Thursday, August 15, 2013

Technology Adoption Rates Show Danger of Getting to Market "Too Early"

If you are familiar with the notion of "hype cycles," you will have some idea why important new technologies quite often take longer than expected to reach critical mass, often said to be the point where 10 percent of households or users have adopted the innovation.

Being late to get into a market can be dangerous, but being too early might be the more prevalent mistake. 

Though the tablet might be the fastest-growing consumer appliance of all time, most devices and appliances take quite a long time to reach ubiquity. 

Consider smart phones, which many rightly consider to be among the faster-growing devices of all time. IBM Simon, with its rudimentary touch screen, in 1993. It didn’t catch on. 

About 2002, personal digital assistants started to have the ability to make and receive phone calls. 

RIM shipped its first BlackBerry about that time. 

In late 2006 only 715,000 smart phones were sold, though, representing just six percent of U.S. mobile phone sales. Up to that point, the smart phone was spreading not much faster than personal computers had done, according to Technology Review.

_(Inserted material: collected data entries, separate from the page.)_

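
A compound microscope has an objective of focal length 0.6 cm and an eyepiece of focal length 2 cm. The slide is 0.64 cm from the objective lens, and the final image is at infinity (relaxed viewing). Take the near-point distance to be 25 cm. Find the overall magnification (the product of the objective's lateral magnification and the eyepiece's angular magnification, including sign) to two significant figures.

-190

Objective: 1/d_i = 1/f_obj - 1/d_o = 1/0.6 - 1/0.64 = 0.10417 cm^-1, so d_i = 9.600 cm.
m_obj = -d_i/d_o = -9.600/0.64 = -15.000.
Eyepiece angular magnification (image at infinity): M_eye = D/f_e = 25/2 = 12.500.
Overall M = m_obj x M_eye = (-15.000)(12.500) = -187.50.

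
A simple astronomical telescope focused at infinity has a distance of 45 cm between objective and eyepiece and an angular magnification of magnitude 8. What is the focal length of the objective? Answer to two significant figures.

40 cm

In normal adjustment the tube length equals f_obj + f_eye and |M| = f_obj/f_eye.
So f_obj = 8 f_eye and 8 f_eye + f_eye = 45 cm, giving f_eye = 45/9 = 5.000 cm and f_obj = 40.000 cm.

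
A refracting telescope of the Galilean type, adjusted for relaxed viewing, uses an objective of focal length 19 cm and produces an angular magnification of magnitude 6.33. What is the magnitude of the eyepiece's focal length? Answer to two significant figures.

3.0 cm

|M| = f_obj/|f_eye|, so |f_eye| = f_obj/|M| = 19/6.33 = 3.002 cm.
(The eyepiece is diverging, so its signed focal length is -3.002 cm.)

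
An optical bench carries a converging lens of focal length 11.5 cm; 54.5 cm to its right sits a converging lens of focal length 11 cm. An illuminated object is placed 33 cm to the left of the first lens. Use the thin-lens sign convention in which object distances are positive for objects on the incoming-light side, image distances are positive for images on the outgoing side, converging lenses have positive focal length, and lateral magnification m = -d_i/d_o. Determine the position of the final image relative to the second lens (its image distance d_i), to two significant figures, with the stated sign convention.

First lens: d_i1 = 1/(1/11.5 - 1/33) = 17.651 cm.
That image sits 36.849 cm in front of the second lens, so d_o2 = 36.849 cm.
Second lens: d_i2 = 1/(1/11 - 1/(36.849)) = 15.681 cm.

16 cm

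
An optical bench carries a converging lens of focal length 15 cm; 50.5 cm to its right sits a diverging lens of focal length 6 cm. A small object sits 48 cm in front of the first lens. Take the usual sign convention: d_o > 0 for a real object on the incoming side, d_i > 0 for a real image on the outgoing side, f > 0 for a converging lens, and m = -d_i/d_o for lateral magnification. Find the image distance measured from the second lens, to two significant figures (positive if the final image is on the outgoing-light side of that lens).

First lens: d_i1 = 1/(1/15 - 1/48) = 21.818 cm.
That image sits 28.682 cm in front of the second lens, so d_o2 = 28.682 cm.
Second lens: d_i2 = 1/(1/(-6) - 1/(28.682)) = -4.962 cm.

-5.0 cm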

Still, keep in mind that It took landline telephones about 45 years to get from five percent to 50 percent penetration among U.S. households, and mobile phones took around seven years to reach a similar proportion of consumers. Smart phones have gone from five percent to 40 percent in about four years. 

But it likewise took about 11 years for use of mobile phones to reach 10 percent penetration, so it took about 18 years for use of mobile phones to reach about half of people in the United States. 

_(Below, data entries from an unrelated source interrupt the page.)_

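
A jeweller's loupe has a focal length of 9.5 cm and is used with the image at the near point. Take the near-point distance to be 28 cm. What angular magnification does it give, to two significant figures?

M = 1 + D/f = 1 + 28/9.5 = 3.947.

3.9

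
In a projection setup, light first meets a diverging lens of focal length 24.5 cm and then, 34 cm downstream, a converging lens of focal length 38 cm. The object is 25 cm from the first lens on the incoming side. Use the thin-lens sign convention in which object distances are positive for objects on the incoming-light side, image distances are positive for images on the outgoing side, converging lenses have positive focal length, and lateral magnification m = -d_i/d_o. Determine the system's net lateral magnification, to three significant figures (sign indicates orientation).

-2.25

Applying the thin-lens equation to the first lens, 1/(-24.5) = 1/25 + 1/d_i1, which gives d_i1 = -12.374 cm.
Its lateral magnification is m_1 = -d_i1/d_o1 = -(-12.374)/25 = 0.4949.
With d_i1 < 0 the first image is virtual and lies on the object side; the object distance for lens 2 is d_o2 = 34 - (-12.374) = 46.374 cm.
Applying the thin-lens equation again with f_2 = 38 cm and d_o2 = 46.374 cm gives d_i2 = 210.444 cm.
m_2 = -(210.444)/(46.374) = -4.5380.
Overall magnification: m = m_1 m_2 = -2.2461.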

Since it took about eight years for smart phone penetration to reach 10 percent of people, and then another seven years to reach half of users, it took about 13 years for smart phones to reach half of U.S. consumers. 

And that has been about the fastest adoption rate of any appliance, in the U.S. market. 

Global adoption of mobile phones in the developing world has been stunningly rapid, as well. 

In 1982, there were 4.6 billion people in the world, and not a single mobile-phone subscriber. 

Today, there are seven billion people in the world and six billion mobile cellular-phone subscriptions. In other words, the world has gone to about 86 percent penetration in about 30 years. 

From the standpoint of human progress, that is fast. From the standpoint of any single company, that is a long time. 

And that is worth keeping in mind. Most truly important consumer technologies take time to reach ubiquity. Would-be market leaders have plenty of time to misjudge market progress, and fail before “ubiquity” is attained.